Kreidestriche zeigen an, wo die 28-jährige Radlerin tödlich verunglückt ist. Die Umrisse des hellen Damenfahrrads, das in der Marburger Bahnhofstraße liegen blieb, sind auch nach Tagen noch zu sehen. Dreimal haben sich bis zu 50 Bürger zum stillen Gedenken an die junge Frau an der Unfallstelle vor der Hauptpost versammelt. Die abgelegten Tulpen wurden schnell überfahren.
Nach dem Tod einer 28-Jährigen ist die Radlerszene der Universitätsstadt geschockt: "Wir wollen nicht, dass wieder zur Tagesordnung übergegangen wird", sagt Henning Köster von der Marburger Linken, der die zweite Gedenkaktion organisiert hat. Er berichtet von Bekannten, die gern radeln, sich aber nicht mehr in die Innenstadt trauten, weil sie den Verkehr als bedrohlich empfänden. "Marburg ist ein gefährliches Pflaster für Radfahrer", bestätigt eine Radlerin. Die Teilnehmer der Gedenkveranstaltung schilderten zahlreiche Beinaheunfälle mit Autos.
Die Ursache für den Tod der 28-Jährigen ist allerdings noch nicht klar. Nach Auskunft der Polizei war sie unter den Anhänger eines Lastwagens gekommen und starb kurz darauf im Krankenhaus. Sie sei auf der rechten Spur der Bahnhofstraße unterwegs gewesen, der Laster auf der mittleren Spur. Auf der Höhe der Post wurde sie von dem Anhänger überrollt. Die Staatsanwaltschaft hat ein Sachverständigengutachten in Auftrag gegeben, mit dessen Ergebnis Ende Februar gerechnet wird. Dazu werden auch die Bilder ausgewertet, die ein Polizeihubschrauber direkt nach dem Unfall aus der Luft gemacht hat.

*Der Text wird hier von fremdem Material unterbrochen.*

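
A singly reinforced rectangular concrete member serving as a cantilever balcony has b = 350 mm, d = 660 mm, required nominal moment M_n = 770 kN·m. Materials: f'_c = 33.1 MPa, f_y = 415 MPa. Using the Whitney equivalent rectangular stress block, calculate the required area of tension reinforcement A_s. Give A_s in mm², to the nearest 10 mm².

With M_n = 0.85 f'_c a b (d − a/2), solve the quadratic for a:
a = d − √(d² − 2M_n/(0.85 f'_c b)) = 660 − √(660² − 2 × 770×10⁶/(0.85 × 33.1 × 350)) = 131.60 mm.
A_s = 0.85 f'_c a b / f_y = 0.85 × 33.1 × 131.60 × 350 / 415 = 3122.6 mm².

A_s ≈ 3120 mm²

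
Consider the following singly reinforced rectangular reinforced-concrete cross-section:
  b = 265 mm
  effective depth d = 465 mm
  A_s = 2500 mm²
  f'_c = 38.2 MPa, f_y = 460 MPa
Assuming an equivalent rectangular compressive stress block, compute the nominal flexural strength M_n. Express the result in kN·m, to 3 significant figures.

T = A_s f_y = 2500 × 460 = 1150000 N = 1150 kN.
From C = T: a = T/(0.85 f'_c b) = 1150000/(0.85 × 38.2 × 265) = 133.65 mm.
M_n = T(d − a/2) = 1150 kN × (465 − 66.825) mm = 457.90 kN·m.

M_n ≈ 458 kN·m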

Wie vergiftet das Klima zwischen Radlern und Autofahrern ist, zeigt der Kommentar eines Anwohners, von dem der verkehrspolitische Sprecher des Allgemeinen Deutschen Fahrradclubs in Marburg, Wolfgang Schuch, berichtet. "Scheiß Radfahrer" habe dieser nach dem Unfall geschimpft. Passanten hätten ihm beigepflichtet. "In dieser Stadt gibt es eine sehr starke Polarisierung", so Schuch: "Es wird nicht gezeigt, dass sowohl Rad- als auch Autofahren geht."
Zudem wird schon lange über den Verkehr in der Marburger Bahnhofsstraße gestritten. Im oberen Teil gibt es im Rahmen eines Verkehrsversuchs seit Ende 2015 Radstreifen. Das ist eine große Verbesserung für Radfahrer. Geschäftsleute und Autofahrer laufen jedoch dagegen Sturm, weil dadurch eine Autospur wegfiel. Im unteren Teil, in dem der tödliche Unfall passierte, gibt es bislang keine Radwege, auch in der angrenzenden Elisabethstraße nicht. Schuch erinnert jedoch daran, dass es eigentlich Konsens im Bürgerbeteiligungsverfahren gewesen sei, die Elisabethstraße zur autofreien Umweltstraße zu machen. Tatsächlich ist eine Fortsetzung des Radweges auf der gesamten Bahnhofstraße geplant, aber noch nicht beschlossen.
Nach der Analyse des Planungsbüros Nord für den Marburger Radverkehr wurden von 2011 bis 2014 weitgehend flächig über die Stadt verteilt 190 Unfälle mit Radlern gemeldet. Meist handelte es sich dabei um Kollisionen mit Autos (87 Prozent). In sieben Prozent der Fälle ging es um Unfälle mit Fußgängern. Das bedeutet, dass durchschnittlich fast jede Woche ein Crash mit einem Radler passiert. Allerdings handelt es sich bei diesen Zahlen nur um die gemeldeten Unfälle. Die Dunkelziffer ist hoch. Wie oft Radler dabei verletzt wurden, ist auch unklar.
Ob dies im Vergleich zu anderen Städten besonders viele Unfälle sind, ist nach Einschätzung des Vorsitzenden des Radverkehrsbeirats, Wolfgang Liprecht, schwer zu sagen. Die Straßen Marburgs seien beengt. Und er zitiert den Marburger Oberbürgermeister Thomas Spies, der mehrfach zu mehr Rücksicht gegenüber den schwächeren Verkehrsteilnehmern aufrief.